Santiago do Chile,
11 de setembro de 2043
Nos encontros de sábado do mês de setembro, muitos foram os projetos anunciados. Alguns já muito além da criação dos núcleos, da definição da matriz axiológica e da aprovação de cartas de princípios. Os relatos dos seus autores e atores eram “evidências de aprendizagem” de novas práticas, de uma nova educação.
Também em setembro, se fez a entrega às diretorias e à administração educacional dos planos de inovação e dos projetos de transformação vivencial, e se abriu caminho para construtivos diálogos. Um sistema hierárquico e autoritário dava lugar a uma construção social igualitária e democrática.
Imbuído dessa nova cultura, o dia 11 de setembro de todos os anos era tempo de rememorar tristes e antagónicas efemérides. Recordo bem – como se fosse hoje! – de um fim de tarde que me trouxe a notícia do fim da democracia chilena e das imagens, à hora do almoço, de aviões embatendo em arranha-céus. Numa cartinha enviada para ti, Alice, eu escrevi:
“Neste dia, pássaros metálicos derrubaram torres altaneiras e semearam a morte nas terras do Norte. Num outro “Onze de Setembro”, mensageiros da morte semearam sofrimento no sopé dos Andes, nas terras do Sul.
É verdade, querida Alice.
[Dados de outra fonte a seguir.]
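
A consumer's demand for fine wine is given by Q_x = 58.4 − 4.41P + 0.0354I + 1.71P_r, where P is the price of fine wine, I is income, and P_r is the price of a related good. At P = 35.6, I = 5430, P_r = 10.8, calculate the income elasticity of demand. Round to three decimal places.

1.715

At the given point, Q_x = 58.4 − 4.41(35.6) + 0.0354(5430) + 1.71(10.8) = 58.4 − 156.996 + 192.222 + 18.468 = 112.094.
∂Q_x/∂I = +0.0354, so E_I = 0.0354·(5430/112.094) ≈ 1.715.
E_I > 1: normal good (luxury).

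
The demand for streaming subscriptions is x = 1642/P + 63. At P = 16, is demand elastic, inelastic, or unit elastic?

inelastic

At P = 16, x = 165.625.
dx/dP = −1642/P² = −6.4141.
Point elasticity E = (dx/dP)·(P/x) = -6.4141 × 16/165.625 ≈ -0.620.
|E| ≈ 0.620 < 1, so demand is inelastic.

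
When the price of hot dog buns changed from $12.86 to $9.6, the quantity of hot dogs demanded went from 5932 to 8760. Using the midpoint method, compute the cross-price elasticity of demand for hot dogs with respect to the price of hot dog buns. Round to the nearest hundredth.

-1.33

%ΔQ_x = (8760 − 5932)/[(5932+8760)/2] = 2828/7346 ≈ 0.3850.
%ΔP_y = (9.6 − 12.86)/[(12.86+9.6)/2] ≈ -0.2903.
E_xy = 0.3850/-0.2903 ≈ -1.33.
E_xy < 0, so hot dogs and hot dog buns are complements.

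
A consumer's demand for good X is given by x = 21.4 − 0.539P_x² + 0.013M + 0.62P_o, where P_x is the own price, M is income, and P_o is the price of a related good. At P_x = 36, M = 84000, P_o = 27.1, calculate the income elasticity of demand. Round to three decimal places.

Substituting, x = 21.4 − 0.539(36)² + 0.013(84000) + 0.62(27.1) = 21.4 − 698.544 + 1092 + 16.802 = 431.658.
∂x/∂M = +0.013, so E_I = 0.013·(84000/431.658) ≈ 2.530.
E_I > 1: normal good (luxury).

2.530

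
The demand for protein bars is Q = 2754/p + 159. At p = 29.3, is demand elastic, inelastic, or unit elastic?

At p = 29.3, Q = 252.9932.
dQ/dp = −2754/p² = −3.208.
Point elasticity E = (dQ/dp)·(p/Q) = -3.208 × 29.3/252.9932 ≈ -0.372.
|E| ≈ 0.372 < 1, so demand is inelastic.

inelastic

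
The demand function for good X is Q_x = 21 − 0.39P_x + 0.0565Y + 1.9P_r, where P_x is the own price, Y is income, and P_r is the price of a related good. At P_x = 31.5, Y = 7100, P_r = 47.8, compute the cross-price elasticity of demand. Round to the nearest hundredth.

0.18

First evaluate Q_x: 21 − 0.39(31.5) + 0.0565(7100) + 1.9(47.8) = 21 − 12.285 + 401.15 + 90.82 = 500.685.
∂Q_x/∂P_r = +1.9, so E_xy = 1.9·(47.8/500.685) ≈ 0.18.
E_xy > 0: the goods are substitutes.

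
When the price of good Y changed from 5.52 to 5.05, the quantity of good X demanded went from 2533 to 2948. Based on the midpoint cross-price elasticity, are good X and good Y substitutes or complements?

%ΔQ_x = (2948 − 2533)/[(2533+2948)/2] = 415/2740.5 ≈ 0.1514.
%ΔP_y = (5.05 − 5.52)/[(5.52+5.05)/2] ≈ -0.0889.
E_xy = 0.1514/-0.0889 ≈ -1.703.
E_xy < 0, so the goods are complements.

complements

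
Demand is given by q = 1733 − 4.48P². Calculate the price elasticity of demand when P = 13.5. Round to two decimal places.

At P = 13.5, q = 916.52.
dq/dP = −2·4.48·P = −120.96.
Point elasticity E = (dq/dP)·(P/q) = -120.96 × 13.5/916.52 ≈ -1.78.
|E| > 1, so demand is elastic at this price.

-1.78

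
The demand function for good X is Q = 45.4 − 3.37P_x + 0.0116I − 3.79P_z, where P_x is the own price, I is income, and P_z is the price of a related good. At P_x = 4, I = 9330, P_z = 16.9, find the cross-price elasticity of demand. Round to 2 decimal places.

-0.84

At the given point, Q = 45.4 − 3.37(4) + 0.0116(9330) − 3.79(16.9) = 45.4 − 13.48 + 108.228 − 64.051 = 76.097.
∂Q/∂P_z = −3.79, so E_xy = -3.79·(16.9/76.097) ≈ -0.84.
E_xy < 0: the goods are complements.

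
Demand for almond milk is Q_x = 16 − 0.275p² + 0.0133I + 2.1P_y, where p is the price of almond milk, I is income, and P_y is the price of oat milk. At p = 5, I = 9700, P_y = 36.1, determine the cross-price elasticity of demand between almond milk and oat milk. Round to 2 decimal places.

0.35

First evaluate Q_x: 16 − 0.275(5)² + 0.0133(9700) + 2.1(36.1) = 16 − 6.875 + 129.01 + 75.81 = 213.945.
∂Q_x/∂P_y = +2.1, so E_xy = 2.1·(36.1/213.945) ≈ 0.35.
E_xy > 0: the goods are substitutes.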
Nos dias que sucederam ao teu nascimento, o reino dos pássaros vivia ensombrado pela compreensão de uma evidência: as sociedades que dispunham das melhores escolas eram as mesmas sociedades que produziam exércitos ocupantes e seres egoístas que, em nome do seu conforto, envenenavam os céus de todos os pássaros com gases letais.
Nesse tempo, também através da escola se perpetuavam insanos ciclos de violência e morte. Muito antes, no primeiro ano do vigésimo século da era dos homens (no tempo de um discreto anunciar da uma nova era), uma andorinha enunciou uma premonição jamais consumada. Essa andorinha acreditava que o vigésimo século do tempo dos homens seria chamado “o século da criança”. Acreditava que a escola faria dos pássaros e dos homens seres mais sábios e mais felizes. Porém, durante todo esse século, a Escola apenas reproduziria velhos rituais sem sentido. A escola dos homens não produzia humanidade. E produzia muitos bonsais humanos.”
Na América Latina desse tempo, havia uma tendência para causar a segunda morte de quem pugnou por uma nova Educação e por uma Cultura de Paz – a morte da memória. Vivíamos um tempo de múltiplas violências. Dar-vos-ei um exemplo das monstruosidades perpetradas por sub-humanos.
O golpe militar do Chile causou mais de quinze mil mortos. Entre as vítimas da barbárie estava Víctor Jara, jovem poeta e compositor, que assumira um papel preponderante no desenvolvimento cultural do seu país.
No dia 11 de setembro de 1973, Víctor foi detido juntamente com um grupo de professores e seiscentos alunos, que se encontravam na Universidade Técnica do Estado. Foi levado para um estádio utilizado como campo de concentração.
Vítor não obedeceu à ordem militar de parar de tocar seu violão. Deceparam-lhe as mãos e o mataram.
A um passo da morte, contemplando com profunda tristeza o que acontecia com seu país, ditou o seu último poema. Dele extraio dois versos:
“É este o mundo que criaste, meu Deus?
Para isto os teus sete dias de assombro e trabalho?”
Aqueles dias de setembro de vinte e três foram premonitórios, sinais evidentes de um novo tempo. Não eram apenas as democracias frágeis que urgia perseverar. Era preciso anunciar, sob múltiplas formas, o esboço de uma Escola Pública berço de uma nova cidadania, que Sérgio e Anísio tinham proposto.
Um futuro-presente de Amor e da Paz despontava.